Era en la primavera de 1938, y se dirigía a Constantinopla, leyendo el Infierno de Dante.”
“En un paradero de Bulgaria, Tudor Pole miró por la ventanilla y vio un hombre de edad mediana, apuesto y bien vestido, que caminaba sobre la nieve, en el terraplén de la vía férrea.
El hombre sonrió y saludó con la cabeza al sorprendido viajero inglés.
El tren arrancó y pronto entró en un túnel, pero el vagón de Tudor Pole siguió con las luces apagadas. Cuando el tren salió del túnel, el desconocido estaba sentado en el rincón opuesto.
Entonces vio la obra de Dante que estaba leyendo Tudor Pole e inició una fascinante conversación sobre el problema del cielo y el infierno y el enigma de nuestro actual estado de existencia.”

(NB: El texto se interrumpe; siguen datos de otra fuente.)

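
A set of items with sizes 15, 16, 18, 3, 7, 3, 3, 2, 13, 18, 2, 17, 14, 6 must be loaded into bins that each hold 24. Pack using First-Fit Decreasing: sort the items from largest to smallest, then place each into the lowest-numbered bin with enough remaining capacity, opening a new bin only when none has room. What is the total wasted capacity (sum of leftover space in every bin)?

Sorted descending: 18, 18, 17, 16, 15, 14, 13, 7, 6, 3, 3, 3, 2, 2.
bin 1: place 18, 6 left
bin 2: place 18, 6 left
bin 3: place 17, 7 left
bin 4: place 16, 8 left
bin 5: place 15, 9 left
bin 6: place 14, 10 left
bin 7: place 13, 11 left
bin 3: place 7, 0 left
bin 1: place 6, 0 left
bin 2: place 3, 3 left
bin 2: place 3, 0 left
bin 4: place 3, 5 left
bin 4: place 2, 3 left
bin 4: place 2, 1 left
7 bins × 24 = 168; used 137; unused 31.

31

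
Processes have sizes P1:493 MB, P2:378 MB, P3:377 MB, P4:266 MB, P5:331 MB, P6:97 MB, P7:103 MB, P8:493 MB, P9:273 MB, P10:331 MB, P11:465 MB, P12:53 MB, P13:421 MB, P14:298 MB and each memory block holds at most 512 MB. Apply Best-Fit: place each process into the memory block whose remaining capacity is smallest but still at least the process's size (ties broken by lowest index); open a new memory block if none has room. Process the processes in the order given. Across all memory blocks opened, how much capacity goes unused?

1253

Put P1 (493 MB) in memory block 1; 19 MB remain.
Put P2 (378 MB) in memory block 2; 134 MB remain.
Put P3 (377 MB) in memory block 3; 135 MB remain.
Put P4 (266 MB) in memory block 4; 246 MB remain.
Put P5 (331 MB) in memory block 5; 181 MB remain.
Put P6 (97 MB) in memory block 2; 37 MB remain.
Put P7 (103 MB) in memory block 3; 32 MB remain.
Put P8 (493 MB) in memory block 6; 19 MB remain.
Put P9 (273 MB) in memory block 7; 239 MB remain.
Put P10 (331 MB) in memory block 8; 181 MB remain.
Put P11 (465 MB) in memory block 9; 47 MB remain.
Put P12 (53 MB) in memory block 5; 128 MB remain.
Put P13 (421 MB) in memory block 10; 91 MB remain.
Put P14 (298 MB) in memory block 11; 214 MB remain.
11 memory blocks × 512 MB = 5632 MB; used 4379 MB; unused 1253 MB.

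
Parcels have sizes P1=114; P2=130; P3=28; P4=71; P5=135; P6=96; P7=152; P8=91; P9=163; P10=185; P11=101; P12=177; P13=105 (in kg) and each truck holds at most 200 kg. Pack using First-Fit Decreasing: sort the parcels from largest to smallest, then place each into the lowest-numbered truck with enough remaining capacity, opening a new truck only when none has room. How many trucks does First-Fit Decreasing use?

Sorted descending: 185, 177, 163, 152, 135, 130, 114, 105, 101, 96, 91, 71, 28.
truck 1: place 185 kg, 15 kg left
truck 2: place 177 kg, 23 kg left
truck 3: place 163 kg, 37 kg left
truck 4: place 152 kg, 48 kg left
truck 5: place 135 kg, 65 kg left
truck 6: place 130 kg, 70 kg left
truck 7: place 114 kg, 86 kg left
truck 8: place 105 kg, 95 kg left
truck 9: place 101 kg, 99 kg left
truck 9: place 96 kg, 3 kg left
truck 8: place 91 kg, 4 kg left
truck 7: place 71 kg, 15 kg left
truck 3: place 28 kg, 9 kg left
Final trucks: [185] [177] [163,28] [152] [135] [130] [114,71] [105,91] [101,96].

9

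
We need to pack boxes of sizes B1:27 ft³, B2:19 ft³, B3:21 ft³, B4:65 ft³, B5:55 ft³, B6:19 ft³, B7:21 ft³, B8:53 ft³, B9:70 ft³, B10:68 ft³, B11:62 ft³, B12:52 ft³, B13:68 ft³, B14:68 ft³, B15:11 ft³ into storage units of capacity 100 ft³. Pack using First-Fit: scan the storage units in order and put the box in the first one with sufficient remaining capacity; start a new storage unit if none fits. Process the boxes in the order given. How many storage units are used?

10

B1 (27 ft³) → storage unit 1 (remaining 73 ft³)
B2 (19 ft³) → storage unit 1 (remaining 54 ft³)
B3 (21 ft³) → storage unit 1 (remaining 33 ft³)
B4 (65 ft³) → storage unit 2 (remaining 35 ft³)
B5 (55 ft³) → storage unit 3 (remaining 45 ft³)
B6 (19 ft³) → storage unit 1 (remaining 14 ft³)
B7 (21 ft³) → storage unit 2 (remaining 14 ft³)
B8 (53 ft³) → storage unit 4 (remaining 47 ft³)
B9 (70 ft³) → storage unit 5 (remaining 30 ft³)
B10 (68 ft³) → storage unit 6 (remaining 32 ft³)
B11 (62 ft³) → storage unit 7 (remaining 38 ft³)
B12 (52 ft³) → storage unit 8 (remaining 48 ft³)
B13 (68 ft³) → storage unit 9 (remaining 32 ft³)
B14 (68 ft³) → storage unit 10 (remaining 32 ft³)
B15 (11 ft³) → storage unit 1 (remaining 3 ft³)
Final storage units: [27,19,21,19,11] [65,21] [55] [53] [70] [68] [62] [52] [68] [68].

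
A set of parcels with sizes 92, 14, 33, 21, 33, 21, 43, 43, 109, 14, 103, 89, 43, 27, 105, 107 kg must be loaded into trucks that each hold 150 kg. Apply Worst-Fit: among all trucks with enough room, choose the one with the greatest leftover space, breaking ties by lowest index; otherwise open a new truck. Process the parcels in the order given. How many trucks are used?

truck 1: place 92 kg, 58 kg left
truck 1: place 14 kg, 44 kg left
truck 1: place 33 kg, 11 kg left
truck 2: place 21 kg, 129 kg left
truck 2: place 33 kg, 96 kg left
truck 2: place 21 kg, 75 kg left
truck 2: place 43 kg, 32 kg left
truck 3: place 43 kg, 107 kg left
truck 4: place 109 kg, 41 kg left
truck 3: place 14 kg, 93 kg left
truck 5: place 103 kg, 47 kg left
truck 3: place 89 kg, 4 kg left
truck 5: place 43 kg, 4 kg left
truck 4: place 27 kg, 14 kg left
truck 6: place 105 kg, 45 kg left
truck 7: place 107 kg, 43 kg left

7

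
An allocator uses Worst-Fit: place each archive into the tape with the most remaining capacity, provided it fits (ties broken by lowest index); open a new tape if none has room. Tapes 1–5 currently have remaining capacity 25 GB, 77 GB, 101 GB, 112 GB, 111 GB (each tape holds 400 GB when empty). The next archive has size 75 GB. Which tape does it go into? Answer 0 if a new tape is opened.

Tapes with room: tape 2 (77 GB), tape 3 (101 GB), tape 4 (112 GB), tape 5 (111 GB).
Most room is tape 4 with 112 GB free.

4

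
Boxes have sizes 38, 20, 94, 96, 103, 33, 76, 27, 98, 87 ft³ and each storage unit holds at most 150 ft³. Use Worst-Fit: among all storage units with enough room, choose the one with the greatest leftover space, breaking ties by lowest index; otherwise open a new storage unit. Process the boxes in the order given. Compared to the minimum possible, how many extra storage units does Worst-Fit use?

1

Worst-Fit: [38,20,33] [94] [96] [103] [76,27] [98] [87] → 7 storage units.
6 boxes exceed 75 ft³ (half the capacity), and no two of those can share a storage unit, so at least 6 storage units are needed.
An optimal packing achieves that bound: [103,38] [98,33] [96,27,20] [94] [87] [76] → 6 storage units.
Excess: 7 − 6 = 1.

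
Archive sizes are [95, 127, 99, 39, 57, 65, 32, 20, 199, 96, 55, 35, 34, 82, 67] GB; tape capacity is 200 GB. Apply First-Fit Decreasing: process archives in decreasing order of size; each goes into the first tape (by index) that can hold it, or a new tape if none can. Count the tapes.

6 tapes

Sorted descending: 199, 127, 99, 96, 95, 82, 67, 65, 57, 55, 39, 35, 34, 32, 20.
Put 199 GB in tape 1; 1 GB remain.
Put 127 GB in tape 2; 73 GB remain.
Put 99 GB in tape 3; 101 GB remain.
Put 96 GB in tape 3; 5 GB remain.
Put 95 GB in tape 4; 105 GB remain.
Put 82 GB in tape 4; 23 GB remain.
Put 67 GB in tape 2; 6 GB remain.
Put 65 GB in tape 5; 135 GB remain.
Put 57 GB in tape 5; 78 GB remain.
Put 55 GB in tape 5; 23 GB remain.
Put 39 GB in tape 6; 161 GB remain.
Put 35 GB in tape 6; 126 GB remain.
Put 34 GB in tape 6; 92 GB remain.
Put 32 GB in tape 6; 60 GB remain.
Put 20 GB in tape 4; 3 GB remain.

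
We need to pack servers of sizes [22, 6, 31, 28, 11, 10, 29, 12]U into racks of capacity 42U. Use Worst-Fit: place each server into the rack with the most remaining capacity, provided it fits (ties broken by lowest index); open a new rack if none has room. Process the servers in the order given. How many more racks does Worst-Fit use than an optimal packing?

Worst-Fit: [22,6,11] [31] [28,10] [29,12] → 4 racks.
Total size 149U; any packing needs at least ⌈149/42⌉ = 4 racks.
So 4 is already optimal.

0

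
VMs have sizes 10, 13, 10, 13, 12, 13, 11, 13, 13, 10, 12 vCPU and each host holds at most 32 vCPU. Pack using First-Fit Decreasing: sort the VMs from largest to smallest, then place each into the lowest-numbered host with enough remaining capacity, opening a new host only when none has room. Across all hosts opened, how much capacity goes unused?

30

Sorted descending: 13, 13, 13, 13, 13, 12, 12, 11, 10, 10, 10.
host 1: place 13 vCPU, 19 vCPU left
host 1: place 13 vCPU, 6 vCPU left
host 2: place 13 vCPU, 19 vCPU left
host 2: place 13 vCPU, 6 vCPU left
host 3: place 13 vCPU, 19 vCPU left
host 3: place 12 vCPU, 7 vCPU left
host 4: place 12 vCPU, 20 vCPU left
host 4: place 11 vCPU, 9 vCPU left
host 5: place 10 vCPU, 22 vCPU left
host 5: place 10 vCPU, 12 vCPU left
host 5: place 10 vCPU, 2 vCPU left
5 hosts × 32 vCPU = 160 vCPU; used 130 vCPU; unused 30 vCPU.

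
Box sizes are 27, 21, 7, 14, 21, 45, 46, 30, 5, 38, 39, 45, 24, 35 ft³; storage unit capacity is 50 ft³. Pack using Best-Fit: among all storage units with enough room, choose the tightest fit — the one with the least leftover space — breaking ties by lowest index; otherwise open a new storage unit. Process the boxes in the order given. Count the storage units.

storage unit 1: place 27 ft³, 23 ft³ left
storage unit 1: place 21 ft³, 2 ft³ left
storage unit 2: place 7 ft³, 43 ft³ left
storage unit 2: place 14 ft³, 29 ft³ left
storage unit 2: place 21 ft³, 8 ft³ left
storage unit 3: place 45 ft³, 5 ft³ left
storage unit 4: place 46 ft³, 4 ft³ left
storage unit 5: place 30 ft³, 20 ft³ left
storage unit 3: place 5 ft³, 0 ft³ left
storage unit 6: place 38 ft³, 12 ft³ left
storage unit 7: place 39 ft³, 11 ft³ left
storage unit 8: place 45 ft³, 5 ft³ left
storage unit 9: place 24 ft³, 26 ft³ left
storage unit 10: place 35 ft³, 15 ft³ left
Final storage units: [27,21] [7,14,21] [45,5] [46] [30] [38] [39] [45] [24] [35].

10 storage units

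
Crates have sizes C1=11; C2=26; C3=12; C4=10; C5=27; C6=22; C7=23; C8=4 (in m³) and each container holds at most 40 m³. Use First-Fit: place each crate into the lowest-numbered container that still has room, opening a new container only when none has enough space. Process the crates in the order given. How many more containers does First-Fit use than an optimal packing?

First-Fit: [11,26] [12,10,4] [27] [22] [23] → 5 containers.
Total size 135 m³; any packing needs at least ⌈135/40⌉ = 4 containers.
An optimal packing achieves that bound: [27,12] [26,11] [23,10,4] [22] → 4 containers.
Excess: 5 − 4 = 1.

1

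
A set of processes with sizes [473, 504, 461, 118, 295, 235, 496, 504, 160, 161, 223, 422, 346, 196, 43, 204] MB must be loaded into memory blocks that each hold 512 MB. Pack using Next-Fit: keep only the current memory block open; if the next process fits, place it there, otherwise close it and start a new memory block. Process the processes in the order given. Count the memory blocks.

12

memory block 1: place 473 MB, 39 MB left
memory block 2: place 504 MB, 8 MB left
memory block 3: place 461 MB, 51 MB left
memory block 4: place 118 MB, 394 MB left
memory block 4: place 295 MB, 99 MB left
memory block 5: place 235 MB, 277 MB left
memory block 6: place 496 MB, 16 MB left
memory block 7: place 504 MB, 8 MB left
memory block 8: place 160 MB, 352 MB left
memory block 8: place 161 MB, 191 MB left
memory block 9: place 223 MB, 289 MB left
memory block 10: place 422 MB, 90 MB left
memory block 11: place 346 MB, 166 MB left
memory block 12: place 196 MB, 316 MB left
memory block 12: place 43 MB, 273 MB left
memory block 12: place 204 MB, 69 MB left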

“Tudor Pole dijo que su compañero de viaje hablaba con impecable acento, pero evidentemente no era inglés. Su atuendo y el sesgo de su mente sugerían que muy bien podía ser húngaro. Invitó al desconocido a comer con él, a lo cual replicó sorprendentemente que no comía manjares.”
“Un poco aturrullado, y comprendiendo que aquel hombre no era un viajero corriente, Tudor Pole se dirigió al coche restaurante. Cuando volvió una hora más tarde, su misterioso visitante se había ido.”
“Unos días después, Tudor Pole estaba en el andén de Scutari, junto al Bósforo. Su equipaje estaba ya en el tren.”
“Volvió a aparecer mi amigo del Oriente Express; estaba entre la muchedumbre, a cierta distancia de mí, y sacudía vigorosamente la cabeza.
Desconcertado, dejé que el tren se marchase sin mí.
Poco después, este tren sufrió un accidente a unos ciento cincuenta kilómetros de donde yo me hallaba.
En definitiva, recobré mi equipaje.
Parte de él estaba manchado de sangre.
“Tudor Pole no identificó al desconocido en su libro, pero Walter Lang, que escribió la Introducción y también unos comentarios sobre otro de sus libros, preguntó a Tudor Pole: “¿Sabe quién era el hombre del tren?” Pudor Pole respondió: “Sí. ¡Era Germain!”.